I think it is also important that we do not delay joy until all is well for in this world it may never be during our life time. Also joy is nourishment as much as reward, medicine for the soul as much as time out from harsh reality, an essential element in the fabric of life now that shall only become more apparent with time and grace. When I worked as a social worker with refugees who were survivors of torture we came to understand that people needed not only serious therapy but also the release and joy of sports, of opportunities for cultural gatherings that included dance and singing, to write poetry as well as journal nightmares. Joy is essential to the thriving and healing of the human soul. It is not mere frivolity to seek joy.


So what joy did John the Baptist have? I don’t think John had much fun, certainly not in his last days, but I think that in his prison cell when he sent his question, that we all ask at some point, “Are you the one or should I look for another?” and Jesus sent an answer in the words of Isaiah, that John knew that his life had been on the right path, that he had played his role, and that all he had been through had great meaning. I hope that brought him great peace and deep joy to know that he was who he was called to be, that his faithfulness had helped announce and make possible the anointed one of God and therefore the good news for all. And as one who loves the wilderness myself, I trust that John experienced the deep joy of being in communion with nature and the Creator for most of his life.

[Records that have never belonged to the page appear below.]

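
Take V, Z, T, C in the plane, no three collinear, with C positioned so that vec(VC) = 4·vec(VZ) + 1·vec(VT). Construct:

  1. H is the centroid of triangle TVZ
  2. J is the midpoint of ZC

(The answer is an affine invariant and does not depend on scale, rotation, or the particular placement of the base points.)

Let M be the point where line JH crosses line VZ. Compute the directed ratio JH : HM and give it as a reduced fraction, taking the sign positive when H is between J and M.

JH:HM = 1/2

Assign V = (0, 0), Z = (1, 0), T = (0, 1), C = (4, 1) — the answer is frame-independent, so this choice is without loss of generality.
1. H is the centroid of triangle TVZ ⇒ H = (1/3, 1/3)
2. J is the midpoint of ZC ⇒ J = (5/2, 1/2)
line JH meets VZ at M = (-4, 0)
H = J + t·(M−J) with t = 1/3, so JH:HM = 1/3:2/3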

It is confounding that some people’s lives seem so easy and richly rewarded while others seem to have much struggle and suffering for reasons that are not fair or even discernable. So these promises of God that even fools shall not lose their way and will come to know joy and gladness requires great hopefulness and daring on our part. Indeed maybe only our whole hearted participation shall ensure that such joy comes to pass.

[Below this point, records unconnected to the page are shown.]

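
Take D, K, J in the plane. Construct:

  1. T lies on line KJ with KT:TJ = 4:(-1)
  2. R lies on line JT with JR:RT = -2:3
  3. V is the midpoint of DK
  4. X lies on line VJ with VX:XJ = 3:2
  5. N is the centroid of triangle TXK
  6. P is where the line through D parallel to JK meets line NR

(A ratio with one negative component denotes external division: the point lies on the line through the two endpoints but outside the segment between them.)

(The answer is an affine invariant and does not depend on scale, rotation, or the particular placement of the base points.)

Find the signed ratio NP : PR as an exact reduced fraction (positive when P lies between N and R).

Work in coordinates with D = (0, 0), K = (1, 0), J = (0, 1).
1. T lies on line KJ with KT:TJ = 4:(-1) ⇒ T = (-1/3, 4/3)
2. R lies on line JT with JR:RT = -2:3 ⇒ R = (2/3, 1/3)
3. V is the midpoint of DK ⇒ V = (1/2, 0)
4. X lies on line VJ with VX:XJ = 3:2 ⇒ X = (1/5, 3/5)
5. N is the centroid of triangle TXK ⇒ N = (13/45, 29/45)
6. P is where the line through D parallel to JK meets line NR ⇒ P = (-5, 5)
P = N + t·(R−N) with t = -14, so NP:PR = t:(1−t) = -14:15

NP:PR = -14/15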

So as we approach the season of celebrating the coming of God among us as one of us, let us open the eyes of our hearts to the goodness and gladness that is already here and take courage to journey on through what is hard; let us open the eyes of our hearts to the suffering of others and take every opportunity to bring relief and joy to others; and let us persevere in working toward the restoring of God’s precious world where joy and gladness have reason to abound. For each of us that may look a little different but it may help to literally look around your life and your neighbourhood and see what is good, giving thanks and adding your energy and applause to amplify what is good; it may mean searching your heart and your address book to remember who might be in want of a word of kindness and encouragement – a phone call or a card or better still a visit; and where in the world needs your generous attention with prayer and donation, volunteering and promoting; and most of all maybe we need to open our hearts and our longings and fears to the God of promises inviting in the one who is gift.

Even so, come Lord Jesus the Christ, come gladden our hearts with joy.